Uitknippen en op kleven
Koop servetten met drie lagen, de anderen zijn te dun. Het moeten ook servetten zijn met een duidelijk motief. Om het motief uit te knippen, knip je door de drie lagen heen. Pas daarna haal je de twee onderste lagen er af. Nu is je motief erg doorschijnend. Kleef het daarom op een wit blad papier. Snijd nu je motief terug uit. Je kan ook je motief van zijn twee onderste lagen halen, op wit papier kleven en dan uitsnijden. Om een servetmotief op te kleven, breng je de lijm aan op de ondergrond en kleef je het motief op de ondergrond. Heb je er een wit blad onder gekleefd, dan is er geen probleem, maar gebruik je het motief zonder witte ondergrond, dan kan je niet om het even welke lijm gebruiken. Lijm type Pritt is hier de meest geschikte, omdat het niet door je motief schijnt en geen vlekken maakt.

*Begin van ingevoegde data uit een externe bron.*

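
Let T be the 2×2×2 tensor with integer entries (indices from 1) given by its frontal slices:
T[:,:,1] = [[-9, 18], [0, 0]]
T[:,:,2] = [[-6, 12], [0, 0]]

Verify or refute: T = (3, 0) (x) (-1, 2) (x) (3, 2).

Yes

Reconstruct entrywise from the claimed factors. For example, T[2,2,1] = 0 and Σₗ aₗ[2]bₗ[2]cₗ[1] = (0)·(2)·(3) = 0; checking all 8 entries, every one matches. The claim holds.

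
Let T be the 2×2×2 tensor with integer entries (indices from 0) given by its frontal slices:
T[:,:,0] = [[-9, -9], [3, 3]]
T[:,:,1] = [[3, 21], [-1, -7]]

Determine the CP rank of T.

2

Lower bound: the mode-2 unfolding of T (rows indexed by j, columns by (i,k) = (0,0), (0,1), (1,0), (1,1)) is [[-9, 3, 3, -1], [-9, 21, 3, -7]].
There the 2×2 minor on rows j ∈ {0, 1}, columns (i,k) ∈ {(0,0), (0,1)} is det [[-9, 3], [-9, 21]] = -162 ≠ 0, so this unfolding has rank ≥ 2; CP rank is at least every unfolding rank, so rank(T) ≥ 2. (This is only a lower bound: in general the CP rank may exceed every unfolding rank, so we still need to exhibit 2 rank-1 terms summing to T.)
Upper bound — finding two terms. Every mode-1 slice of T is a multiple of one matrix: T[i,:,:] = a[i]·M with a = [3, -1] and M = [[-3, 1], [-3, 7]] (rows indexed by j, columns by k). So it suffices to write M as a sum of two rank-1 matrices.
Splitting M by its rows (j = 0, 1), M = [1, 0][-3, 1]ᵀ + [0, 1][-3, 7]ᵀ.
Hence T = [3, -1] ⊗ [1, 0] ⊗ [-3, 1] + [3, -1] ⊗ [0, 1] ⊗ [-3, 7], so rank(T) ≤ 2.
These bounds meet, so rank(T) = 2.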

Scheuren en als achtergrond
Je kan ook het motief uit de servet scheuren, dan krijg je een raffelig effekt. Gebruik een servet met tekening (tijgermotief, bloemenmotief, moiré...) als achtergrond.
Stofjes knippen
Benodigdheden
Voor het stofjes knippen heb je nodig: een mooi stofje met duidelijke motieven, een schaartje en dubbelzijdige aslan (dit is folie die aan beide zijden kleeft, dus één zijde op de kaart, de andere zijde tegen het stofje).
Uitknippen en op aslan kleven
Knip het motief grof uit de stof. Kleef dit op de dubbelzijdige aslan (je laat de andere zijde nog even bedekt), snijd het motief nu netjes uit met het laagje aslan. Haal nu de andere zijde van de aslan en kleef op je ondergrond. Klaar is Kees!
3D motieven
Je kan met stofjes ook 3D-motieven maken als je meerdere malen hetzelfde motief hebt. Kleef motief 1 op de aslan, knip volledig uit. Kies uit motief 2 enkele details, knip uit en kleef met aslan op het eerste motief. Herhaal nog een keer met nog kleinere details. Je kan je werkje daarna afwerken met glitterlijm.
Achtergrond
Gebruik de stofjes ook eens als achtergrond. Een bloemenmotief bijvoorbeeld. Kleef een vierkantje op aslan en snijd uit met een kleermakersschaar. Je hebt nu een mooi zigzagmotief.